# Math Help - Evaluating limit

1. ## Evaluating limit

Did l work out this problem correctly ? I thought there was a step which l did wrongly. Can you pliz help

BTW the question and attempt to question is on attached image

2. Originally Posted by nyasha
Did l work out this problem correctly ? I thought there was a step which l did wrongly. Can you pliz help

BTW the question and attempt to question is on attached image
You have a mistake in the 2nd line.
How in earth did you get $x^{\frac{3}{2}}$ ?

3. Originally Posted by nyasha
Did l work out this problem correctly ? I thought there was a step which l did wrongly. Can you pliz help

BTW the question and attempt to question is on attached image
You have a mistake in the 2nd line.
How in earth did you get $x^{\frac{3}{2}}$ ?

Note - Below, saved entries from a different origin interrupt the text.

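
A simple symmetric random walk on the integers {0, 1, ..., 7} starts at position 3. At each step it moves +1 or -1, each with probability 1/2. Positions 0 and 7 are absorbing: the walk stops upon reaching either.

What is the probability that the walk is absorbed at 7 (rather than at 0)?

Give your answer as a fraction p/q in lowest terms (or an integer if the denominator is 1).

Symmetric walk (p = 1/2): the harmonic-function argument gives P(hit 7 before 0 | start at 3) = a/N.
P = 3/7 = 3/7

Answer: 3/7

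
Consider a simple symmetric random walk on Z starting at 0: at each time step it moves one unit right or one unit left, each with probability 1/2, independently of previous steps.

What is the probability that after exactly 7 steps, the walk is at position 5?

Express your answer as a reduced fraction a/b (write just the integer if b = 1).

To reach position 5 after 7 steps: need 6 steps of +1 and 1 of -1.
Favorable paths: C(7,6) = 7
Total paths: 2^7 = 128
P = 7/128 = 7/128

Answer: 7/128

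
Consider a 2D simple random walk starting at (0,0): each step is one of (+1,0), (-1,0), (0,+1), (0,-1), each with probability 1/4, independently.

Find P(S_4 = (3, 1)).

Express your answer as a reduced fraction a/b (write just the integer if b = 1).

Let h be the number of horizontal steps (so 4-h are vertical). To end at (3,1) need (h+3)/2 right-steps and ((4-h)+1)/2 up-steps.
Sum over h with 3 ≤ h ≤ 3, h ≡ 1 (mod 2), 4-h ≡ 1 (mod 2):
h=3: C(4,3)·C(3,3)·C(1,1) = 4·1·1 = 4
Total favorable: 4
Total paths: 4^4 = 256
P = 4/256 = 1/64

Answer: 1/64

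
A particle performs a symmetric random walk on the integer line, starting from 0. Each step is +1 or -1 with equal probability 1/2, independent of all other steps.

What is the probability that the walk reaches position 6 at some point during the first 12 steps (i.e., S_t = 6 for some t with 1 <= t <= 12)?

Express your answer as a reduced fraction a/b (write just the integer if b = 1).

Answer: 189/2048

Derivation:
Count via complement. Let g(t,s) = #length-t paths at position s with S_1..S_t all ≠ 6.
g(t,s) = g(t-1,s-1) + g(t-1,s+1) for s ≠ 6; g(t,6) = 0.
t=0: g(0,0)=1
t=1: g(1,-1)=1 g(1,1)=1
t=2: g(2,-2)=1 g(2,0)=2 g(2,2)=1
t=3: g(3,-3)=1 g(3,-1)=3 g(3,1)=3 g(3,3)=1
t=4: g(4,-4)=1 g(4,-2)=4 g(4,0)=6 g(4,2)=4 g(4,4)=1
t=5: g(5,-5)=1 g(5,-3)=5 g(5,-1)=10 g(5,1)=10 g(5,3)=5 g(5,5)=1
t=6: g(6,-6)=1 g(6,-4)=6 g(6,-2)=15 g(6,0)=20 g(6,2)=15 g(6,4)=6
t=7: g(7,-7)=1 g(7,-5)=7 g(7,-3)=21 g(7,-1)=35 g(7,1)=35 g(7,3)=21 g(7,5)=6
t=8: g(8,-8)=1 g(8,-6)=8 g(8,-4)=28 g(8,-2)=56 g(8,0)=70 g(8,2)=56 g(8,4)=27
t=9: g(9,-9)=1 g(9,-7)=9 g(9,-5)=36 g(9,-3)=84 g(9,-1)=126 g(9,1)=126 g(9,3)=83 g(9,5)=27
t=10: g(10,-10)=1 g(10,-8)=10 g(10,-6)=45 g(10,-4)=120 g(10,-2)=210 g(10,0)=252 g(10,2)=209 g(10,4)=110
t=11: g(11,-11)=1 g(11,-9)=11 g(11,-7)=55 g(11,-5)=165 g(11,-3)=330 g(11,-1)=462 g(11,1)=461 g(11,3)=319 g(11,5)=110
t=12: g(12,-12)=1 g(12,-10)=12 g(12,-8)=66 g(12,-6)=220 g(12,-4)=495 g(12,-2)=792 g(12,0)=923 g(12,2)=780 g(12,4)=429
Paths never hitting 6: Σ_s g(12,s) = 3718
Paths hitting 6: 2^12 - 3718 = 378
P = 378/4096 = 189/2048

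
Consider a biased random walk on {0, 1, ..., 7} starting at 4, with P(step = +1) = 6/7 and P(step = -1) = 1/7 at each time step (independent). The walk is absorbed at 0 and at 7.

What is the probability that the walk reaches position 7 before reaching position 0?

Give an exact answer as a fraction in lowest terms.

Answer: 55944/55987

Derivation:
Biased walk: p = 6/7, q = 1/7, r = q/p = 1/6
Gambler's ruin: P(hit 7 before 0 | start at 4) = (1 - r^a)/(1 - r^N)
r^4 = 1/1296; r^7 = 1/279936
P = (1 - 1/1296) / (1 - 1/279936) = 1295/1296 / 279935/279936 = 55944/55987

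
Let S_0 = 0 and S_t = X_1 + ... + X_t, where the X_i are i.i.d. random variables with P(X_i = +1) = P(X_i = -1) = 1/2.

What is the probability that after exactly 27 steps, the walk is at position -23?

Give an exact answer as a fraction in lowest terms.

Answer: 351/134217728

Derivation:
To reach position -23 after 27 steps: need 2 steps of +1 and 25 of -1.
Favorable paths: C(27,2) = 351
Total paths: 2^27 = 134217728
P = 351/134217728 = 351/134217728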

4. I was wondering why he would write $x^3$ as $\left(x^{3/2}right)^2$ myself but I notice it disappears in the next line!

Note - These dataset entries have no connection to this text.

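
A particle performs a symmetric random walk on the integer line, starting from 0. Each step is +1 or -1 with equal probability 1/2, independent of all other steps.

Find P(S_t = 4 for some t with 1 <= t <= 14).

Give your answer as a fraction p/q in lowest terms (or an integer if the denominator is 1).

Count via complement. Let g(t,s) = #length-t paths at position s with S_1..S_t all ≠ 4.
g(t,s) = g(t-1,s-1) + g(t-1,s+1) for s ≠ 4; g(t,4) = 0.
t=0: g(0,0)=1
t=1: g(1,-1)=1 g(1,1)=1
t=2: g(2,-2)=1 g(2,0)=2 g(2,2)=1
t=3: g(3,-3)=1 g(3,-1)=3 g(3,1)=3 g(3,3)=1
t=4: g(4,-4)=1 g(4,-2)=4 g(4,0)=6 g(4,2)=4
t=5: g(5,-5)=1 g(5,-3)=5 g(5,-1)=10 g(5,1)=10 g(5,3)=4
t=6: g(6,-6)=1 g(6,-4)=6 g(6,-2)=15 g(6,0)=20 g(6,2)=14
t=7: g(7,-7)=1 g(7,-5)=7 g(7,-3)=21 g(7,-1)=35 g(7,1)=34 g(7,3)=14
t=8: g(8,-8)=1 g(8,-6)=8 g(8,-4)=28 g(8,-2)=56 g(8,0)=69 g(8,2)=48
t=9: g(9,-9)=1 g(9,-7)=9 g(9,-5)=36 g(9,-3)=84 g(9,-1)=125 g(9,1)=117 g(9,3)=48
t=10: g(10,-10)=1 g(10,-8)=10 g(10,-6)=45 g(10,-4)=120 g(10,-2)=209 g(10,0)=242 g(10,2)=165
t=11: g(11,-11)=1 g(11,-9)=11 g(11,-7)=55 g(11,-5)=165 g(11,-3)=329 g(11,-1)=451 g(11,1)=407 g(11,3)=165
t=12: g(12,-12)=1 g(12,-10)=12 g(12,-8)=66 g(12,-6)=220 g(12,-4)=494 g(12,-2)=780 g(12,0)=858 g(12,2)=572
t=13: g(13,-13)=1 g(13,-11)=13 g(13,-9)=78 g(13,-7)=286 g(13,-5)=714 g(13,-3)=1274 g(13,-1)=1638 g(13,1)=1430 g(13,3)=572
t=14: g(14,-14)=1 g(14,-12)=14 g(14,-10)=91 g(14,-8)=364 g(14,-6)=1000 g(14,-4)=1988 g(14,-2)=2912 g(14,0)=3068 g(14,2)=2002
Paths never hitting 4: Σ_s g(14,s) = 11440
Paths hitting 4: 2^14 - 11440 = 4944
P = 4944/16384 = 309/1024

Answer: 309/1024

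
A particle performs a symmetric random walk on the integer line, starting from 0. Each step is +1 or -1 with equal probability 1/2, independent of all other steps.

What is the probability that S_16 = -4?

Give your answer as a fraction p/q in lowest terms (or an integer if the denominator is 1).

To reach position -4 after 16 steps: need 6 steps of +1 and 10 of -1.
Favorable paths: C(16,6) = 8008
Total paths: 2^16 = 65536
P = 8008/65536 = 1001/8192

Answer: 1001/8192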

Nyasha, Yes, what you have done is correct. Although, in fact, it was not necessary to be that general. Just showing that
$\lim_{x\to 0}\frac{x^3}{3x^3}= \frac{1}{3}$
where the limit is taken along the horizontal line y= -2, and
$\lim_{y\to -2}\frac{4(y+ 2)^3}{-(y+2)^2}= 0$
where the limit is taken along the vertical line x= 0, are different is sufficient to show that the limit does not exist.

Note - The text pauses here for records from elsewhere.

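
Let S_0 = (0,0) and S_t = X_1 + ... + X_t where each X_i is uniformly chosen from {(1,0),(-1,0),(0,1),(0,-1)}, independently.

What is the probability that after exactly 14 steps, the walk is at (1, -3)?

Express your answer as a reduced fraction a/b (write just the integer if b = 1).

Answer: 3006003/134217728

Derivation:
Let h be the number of horizontal steps (so 14-h are vertical). To end at (1,-3) need (h+1)/2 right-steps and ((14-h)-3)/2 up-steps.
Sum over h with 1 ≤ h ≤ 11, h ≡ 1 (mod 2), 14-h ≡ 1 (mod 2):
h=1: C(14,1)·C(1,1)·C(13,5) = 14·1·1287 = 18018
h=3: C(14,3)·C(3,2)·C(11,4) = 364·3·330 = 360360
h=5: C(14,5)·C(5,3)·C(9,3) = 2002·10·84 = 1681680
h=7: C(14,7)·C(7,4)·C(7,2) = 3432·35·21 = 2522520
h=9: C(14,9)·C(9,5)·C(5,1) = 2002·126·5 = 1261260
h=11: C(14,11)·C(11,6)·C(3,0) = 364·462·1 = 168168
Total favorable: 6012006
Total paths: 4^14 = 268435456
P = 6012006/268435456 = 3006003/134217728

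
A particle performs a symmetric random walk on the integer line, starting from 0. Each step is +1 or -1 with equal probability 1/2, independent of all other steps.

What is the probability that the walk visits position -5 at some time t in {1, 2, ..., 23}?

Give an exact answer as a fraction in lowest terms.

Count via complement. Let g(t,s) = #length-t paths at position s with S_1..S_t all ≠ -5.
g(t,s) = g(t-1,s-1) + g(t-1,s+1) for s ≠ -5; g(t,-5) = 0.
t=0: g(0,0)=1
t=1: g(1,-1)=1 g(1,1)=1
t=2: g(2,-2)=1 g(2,0)=2 g(2,2)=1
t=3: g(3,-3)=1 g(3,-1)=3 g(3,1)=3 g(3,3)=1
t=4: g(4,-4)=1 g(4,-2)=4 g(4,0)=6 g(4,2)=4 g(4,4)=1
t=5: g(5,-3)=5 g(5,-1)=10 g(5,1)=10 g(5,3)=5 g(5,5)=1
t=6: g(6,-4)=5 g(6,-2)=15 g(6,0)=20 g(6,2)=15 g(6,4)=6 g(6,6)=1
t=7: g(7,-3)=20 g(7,-1)=35 g(7,1)=35 g(7,3)=21 g(7,5)=7 g(7,7)=1
t=8: g(8,-4)=20 g(8,-2)=55 g(8,0)=70 g(8,2)=56 g(8,4)=28 g(8,6)=8 g(8,8)=1
t=9: g(9,-3)=75 g(9,-1)=125 g(9,1)=126 g(9,3)=84 g(9,5)=36 g(9,7)=9 g(9,9)=1
t=10: g(10,-4)=75 g(10,-2)=200 g(10,0)=251 g(10,2)=210 g(10,4)=120 g(10,6)=45 g(10,8)=10 g(10,10)=1
t=11: g(11,-3)=275 g(11,-1)=451 g(11,1)=461 g(11,3)=330 g(11,5)=165 g(11,7)=55 g(11,9)=11 g(11,11)=1
t=12: g(12,-4)=275 g(12,-2)=726 g(12,0)=912 g(12,2)=791 g(12,4)=495 g(12,6)=220 g(12,8)=66 g(12,10)=12 g(12,12)=1
t=13: g(13,-3)=1001 g(13,-1)=1638 g(13,1)=1703 g(13,3)=1286 g(13,5)=715 g(13,7)=286 g(13,9)=78 g(13,11)=13 g(13,13)=1
t=14: g(14,-4)=1001 g(14,-2)=2639 g(14,0)=3341 g(14,2)=2989 g(14,4)=2001 g(14,6)=1001 g(14,8)=364 g(14,10)=91 g(14,12)=14 g(14,14)=1
t=15: g(15,-3)=3640 g(15,-1)=5980 g(15,1)=6330 g(15,3)=4990 g(15,5)=3002 g(15,7)=1365 g(15,9)=455 g(15,11)=105 g(15,13)=15 g(15,15)=1
t=16: g(16,-4)=3640 g(16,-2)=9620 g(16,0)=12310 g(16,2)=11320 g(16,4)=7992 g(16,6)=4367 g(16,8)=1820 g(16,10)=560 g(16,12)=120 g(16,14)=16 g(16,16)=1
t=17: g(17,-3)=13260 g(17,-1)=21930 g(17,1)=23630 g(17,3)=19312 g(17,5)=12359 g(17,7)=6187 g(17,9)=2380 g(17,11)=680 g(17,13)=136 g(17,15)=17 g(17,17)=1
t=18: g(18,-4)=13260 g(18,-2)=35190 g(18,0)=45560 g(18,2)=42942 g(18,4)=31671 g(18,6)=18546 g(18,8)=8567 g(18,10)=3060 g(18,12)=816 g(18,14)=153 g(18,16)=18 g(18,18)=1
t=19: g(19,-3)=48450 g(19,-1)=80750 g(19,1)=88502 g(19,3)=74613 g(19,5)=50217 g(19,7)=27113 g(19,9)=11627 g(19,11)=3876 g(19,13)=969 g(19,15)=171 g(19,17)=19 g(19,19)=1
t=20: g(20,-4)=48450 g(20,-2)=129200 g(20,0)=169252 g(20,2)=163115 g(20,4)=124830 g(20,6)=77330 g(20,8)=38740 g(20,10)=15503 g(20,12)=4845 g(20,14)=1140 g(20,16)=190 g(20,18)=20 g(20,20)=1
t=21: g(21,-3)=177650 g(21,-1)=298452 g(21,1)=332367 g(21,3)=287945 g(21,5)=202160 g(21,7)=116070 g(21,9)=54243 g(21,11)=20348 g(21,13)=5985 g(21,15)=1330 g(21,17)=210 g(21,19)=21 g(21,21)=1
t=22: g(22,-4)=177650 g(22,-2)=476102 g(22,0)=630819 g(22,2)=620312 g(22,4)=490105 g(22,6)=318230 g(22,8)=170313 g(22,10)=74591 g(22,12)=26333 g(22,14)=7315 g(22,16)=1540 g(22,18)=231 g(22,20)=22 g(22,22)=1
t=23: g(23,-3)=653752 g(23,-1)=1106921 g(23,1)=1251131 g(23,3)=1110417 g(23,5)=808335 g(23,7)=488543 g(23,9)=244904 g(23,11)=100924 g(23,13)=33648 g(23,15)=8855 g(23,17)=1771 g(23,19)=253 g(23,21)=23 g(23,23)=1
Paths never hitting -5: Σ_s g(23,s) = 5809478
Paths hitting -5: 2^23 - 5809478 = 2579130
P = 2579130/8388608 = 1289565/4194304

Answer: 1289565/4194304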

If you were doing that thinking that if you got a result that did NOT depend on m that would tell you that the limit did exist and would give you the limit, you are mistaken. For one thing, the vertical line, x= constant, cannot be written in the form y= mx so you would not have proven that the limit along all straight lines is the same. And even if you did that, it would not be enough. There exist examples where the limit along any straight line gives the same thing but limits taken along curves gives a different result- in those cases, the limit itself still does not exist.